Wednesday, March 24, 2010

Threatened strike at Passport Office, CPSU set to blockade foreign travel

2010 03 24_4042_edited-1 The Civil and Public Service Union, in issuing protective strike notice, better prepare for a long, bitter, costly and intransigent strike if that is where they are headed. No democracy would tolerate a government caving into the anarchy and subversion perpetrated by their members at the Passport Office in recent times. The notion of paying people, who enjoy secure State-guaranteed employment, in full, while their disruption continues is irresponsible and tantamount to the larceny of taxpayers’ money.

The CPSU and their fellow travellers in fantasy-world believe they can, with impunity, inflict gross and intolerable inconvenience and disruption on fellow citizens to avoid pay cuts the cost of which would be paid for by the same people that are waiting in line for hours on end to obtain a passport and through the very great sacrifices of many others who are as brutally squeezed economically as these people.

There is not a segment in our society whose economic wellbeing has not been mutilated by the consequences of appalling economic mismanagement, incompetence and, possibly, criminal behaviour. Is the response of the great proponents of social solidarity now based on the principle that those with the greatest capacity to blackmail and blackguard are to achieve the greatest comparative advantage?

It is high time that the Government realise that they have been elected to govern. That obligation takes precedence over the pillow talk in Government Buildings carried on under the auspices of the social partnership process, an obsolete initiative, that is now simply intended to make unions leaders appear to be effective.

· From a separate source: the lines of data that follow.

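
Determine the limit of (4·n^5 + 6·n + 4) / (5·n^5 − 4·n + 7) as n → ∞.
lim = 4/5

For large n the leading n^5 terms dominate both numerator and denominator. Dividing top and bottom by n^5, every other term tends to 0, leaving 4/5.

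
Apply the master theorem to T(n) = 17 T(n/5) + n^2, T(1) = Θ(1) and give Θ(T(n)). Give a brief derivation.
T(n) = Θ(n^2)

log_5 17 ≈ 1.760. f(n) = n^2 dominates n^(log_5 17) since 2 > 1.760, and the regularity condition a·f(n/b) = 17·(n/5)^2 = (17/25)·n^2 ≤ c·f(n) holds with c = 17/25 ≈ 0.68 < 1. So this is Case 3: T(n) = Θ(f(n)) = Θ(n^2).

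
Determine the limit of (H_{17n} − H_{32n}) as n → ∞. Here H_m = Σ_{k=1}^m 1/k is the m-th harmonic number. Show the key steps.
lim = ln(17/32)

Euler-Maclaurin gives H_m = ln m + γ + 1/(2m) + O(1/m^2). The γ and O(1/m) terms cancel in the difference:
  H_{17n} − H_{32n} = ln(17n) − ln(32n) + O(1/n) = ln(17/32) + O(1/n).
Hence the limit is ln(17/32).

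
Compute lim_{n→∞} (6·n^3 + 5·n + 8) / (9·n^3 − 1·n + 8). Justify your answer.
lim = 6/9 = 2/3

For large n the leading n^3 terms dominate both numerator and denominator. Dividing top and bottom by n^3, every other term tends to 0, leaving 6/9 = 2/3.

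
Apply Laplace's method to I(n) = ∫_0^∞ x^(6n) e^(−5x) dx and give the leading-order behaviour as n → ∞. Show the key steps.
I(n) ~ (sqrt(2π·6n) / 5) · (6n/(5e))^(6n)

Write the integrand as exp(6n ln x − 5x) and set f(x) = 6n ln x − 5x. Then f'(x) = 6n/x − 5 = 0 at x* = 6n/5, and f''(x*) = −6n/x*^2 = −5^2/(6n). Laplace's method (interior maximum) gives
  I(n) ~ e^(f(x*)) · sqrt(2π / |f''(x*)|)
        = exp(6n ln(6n/5) − 6n) · sqrt(2π · 6n / 5^2)
        = (6n/5)^(6n) e^(−6n) · sqrt(2π·6n) / 5
        = (sqrt(2π·6n) / 5) · (6n/(5e))^(6n).
This matches Γ(6n+1)/5^(6n+1) with Stirling applied to Γ.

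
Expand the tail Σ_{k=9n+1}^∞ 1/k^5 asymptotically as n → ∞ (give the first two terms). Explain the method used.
Σ_{k>9n} 1/k^5 = 1/(4 · (9n)^4) − 1/(2 · (9n)^5) + O(1/(9n)^6)

Compare to the integral: ∫_{9n}^∞ x^(−5) dx = [−x^(−4)/4]_{9n}^∞ = 1/((5−1)·(9n)^4). The Euler-Maclaurin correction adds −f(9n)/2 = −1/(2·(9n)^5). Euler-Maclaurin then gives
  Σ_{k>9n} 1/k^5 = ∫_{9n}^∞ dx/x^5 − 1/(2·(9n)^5) + O(1/(9n)^6).
(Equivalently this is ζ(5) − Σ_{k≤9n} 1/k^5.)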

The achievement of a smart, innovative economy requires the enhancement of labour cost competitiveness and improving the ranking of Ireland higher than its current 26th place in the EU-27. That is not achievable on a foundation of workplace chaos, outmoded practices and dysfunctional stunts which are most assuredly the express route to Third World living standards from which it maybe extremely difficult to recover.

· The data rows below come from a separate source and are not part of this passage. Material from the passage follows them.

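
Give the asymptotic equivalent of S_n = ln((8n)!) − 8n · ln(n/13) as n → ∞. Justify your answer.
S_n ~ 8n · (ln 104 − 1) + O(ln n)

Stirling: ln((8n)!) = 8n ln(8n) − 8n + O(ln n).
  S_n = 8n ln(8n) − 8n − 8n ln(n/13) + O(ln n)
      = 8n ln(8n) − 8n ln n + 8n ln 13 − 8n + O(ln n)
      = 8n ln 8 + 8n ln 13 − 8n + O(ln n)
      = 8n (ln 104 − 1) + O(ln n).
Numerically ln(104) − 1 ≈ 3.6444.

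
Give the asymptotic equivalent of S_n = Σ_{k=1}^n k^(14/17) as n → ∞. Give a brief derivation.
S_n ~ (17/31) · n^(31/17)

Integral comparison: Σ_{k=1}^n k^(14/17) = ∫_0^n x^(14/17) dx + O(n^(14/17)). The integral is n^(1 + 14/17) / (1 + 14/17) = n^((14+17)/17) / ((14+17)/17) = (17/31) · n^(31/17).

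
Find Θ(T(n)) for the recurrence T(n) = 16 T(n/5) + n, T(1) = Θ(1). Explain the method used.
T(n) = Θ(n^(log_5 16))

Master theorem: compare f(n) = n to n^(log_5 16) where log_5 16 ≈ 1.723. Since 1 < log_5 16, we have f(n) = O(n^(log_5 16 − ε)) for some ε > 0 — Case 1. Hence T(n) = Θ(n^(log_5 16)).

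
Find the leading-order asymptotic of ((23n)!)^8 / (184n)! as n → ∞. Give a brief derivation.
((23n)!)^8/(184n)! ~ ((2π·23n)^(7/2) / sqrt(8)) · 8^(−8·23n)  →  0

Write N = 23n. Stirling: N! ~ sqrt(2π N)(N/e)^N and (8N)! ~ sqrt(2π·8N)·(8N/e)^(8N).
  (N!)^8/(8N)! ~ (2π N)^(8/2) (N/e)^(8N) / [sqrt(2π·8N) (8N/e)^(8N)]
     = (2π N)^(8/2) / sqrt(2π·8N) · (N/(8N))^(8N)
     = (2π N)^((8−1)/2) / sqrt(8) · 8^(−8N).
Since 8^8 > 1, the factor 8^(−8N) decays exponentially, so the ratio → 0. Substituting N = 23n gives the stated form.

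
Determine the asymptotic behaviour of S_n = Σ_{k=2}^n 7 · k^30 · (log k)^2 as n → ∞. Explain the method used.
S_n ~ 7 · n^31 · (log n)^2 / 31

By integral comparison, S_n = ∫_1^n 7 · x^30 · (log x)^2 dx + O(n^30 · (log n)^2). For the integral, the leading term of ∫_1^n x^30 (log x)^2 dx is n^31/31 · (log n)^2 (by repeated integration by parts; each step lowers the log-exponent and produces a relatively O(1/log n) correction). Hence S_n ~ 7 · n^31 · (log n)^2 / 31.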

In the meantime – the unions’ will decide which Irish citizens can freely travel outside the country and who cannot.  Some of you thought that the 1994 ‘X Case’ which denied a 14-year old the right to travel to Britain to have an abortion and which brought down the Albert Reynolds Government was restrictive.  We are now about to experience the same level of individual freedom as the citizens of North Korea.  To hell with the impact on international trade, employment opportunities outside Ireland, and, of course leisure pursuits.  You will now defer to some dandruff-infested CPSU member who will determine if and when you travel.